Rasha Hanafy , Mercredi, 19 octobre 2022

En séparant le sacré de l’historique, le chercheur Magdi Guirguis aborde la biographie d’un dignitaire copte égyptien du XVIIIe siècle, dans son ouvrage Al-Moallem Ibrahim Gohari. Un débat autour du livre est prévu à l’IFAO, le 26 octobre à 17h, en présence de l’auteur et des historiens Nelly Hanna et Mohamad Afifi.

Réussir et aller jusqu’au bout

Les appartenances religieuses ne contrôlaient pas la société avant le XIXe siècle en Egypte. La preuve en est l’histoire exceptionnelle d’Ibrahim Gohari, ce notable copte qui a pu grimper l’échelle sociale en Egypte au XVIIIe siècle, alors qu’elle était une province ottomane.

L’ouvrage Al-Moallem Ibrahim Gohari … Sira Misriya Min Al-Qarn Al-Samen Achar (maître Ibrahim Gohari, une biographie égyptienne du dix-huitième siècle) est rédigé par Magdi Guirguis, historien, traducteur, essayiste, professeur de documentation à l’Université de Kafr Al-Cheikh et conseiller scientifique à l’Institut Français d’Archéologie Orientale (IFAO) du Caire. En 309 pages, il a réécrit la biographie du chef d’administrateurs financiers en Egypte Ibrahim Gohari.

Pour élaborer son ouvrage, Guirguis s’est appuyé sur un grand nombre de documents, en particulier ceux des tribunaux religieux de l’époque. Il a passé en revue également plusieurs autres références mentionnant Gohari, à commencer par celles de deux chroniqueurs contemporains, Anba Yousab Al-Abah et le célèbre historien Abdel-Rahman Al-Jabarti.

Même si l’Eglise orthodoxe en Egypte considère Gohari comme un saint, l’auteur s’est permis de critiquer les ouvrages rédigés par le clergé sur cet homme. En réécrivant la biographie de ce notable copte, Guirguis a cherché à séparer ce qui est historique de ce qui est sacré, pour que l’on puisse relire objectivement l’histoire politique et sociale de l’Egypte à cette époque. Selon lui, « l’histoire n’est pas un lieu de prédication », comme il l’a mentionné dans son ouvrage.

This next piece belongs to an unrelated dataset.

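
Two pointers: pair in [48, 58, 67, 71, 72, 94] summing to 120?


lo=0(48)+hi=5(94)=142
lo=0(48)+hi=4(72)=120

Yes: 48+72=120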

Le livre de Guirguis montre deux aspects importants de l’histoire de l’Egypte ottomane, à l’époque où elle était gouvernée par Ali bey Al-Kabir (1766-1772), à savoir le changement dans la représentation des coptes du « religieux » (l’église) au « civil » (les notables), et le changement dans les modèles d’accumulation de richesse, ainsi que la naissance de tendances économiques quasi-capitalistes. Ceci explique pour beaucoup la vaste richesse de Gohari.

Une ascension sociale particulière

Al-Moallem Ibrahim Gohari est l’histoire d’ascension sociale assez particulière, alors que l’Egypte était l’un des Etats ottomans. Gohari (1733-1795) était le fils d’un couturier non-musulman, qui a réussi à grimper l’échelle sociale par ses connaissances de l’écriture et des mathématiques. Il a occupé, de 1771 jusqu’à sa mort, la position la plus élevée qu’un non-musulman pouvait atteindre à l’époque, celle du chef d’administrateurs fiscaux. Ceux-ci sont les gens qui gèrent les affaires financières de l’Egypte, et leur chef était donc le principal responsable des trésoreries du pays, tenant les rênes des affaires.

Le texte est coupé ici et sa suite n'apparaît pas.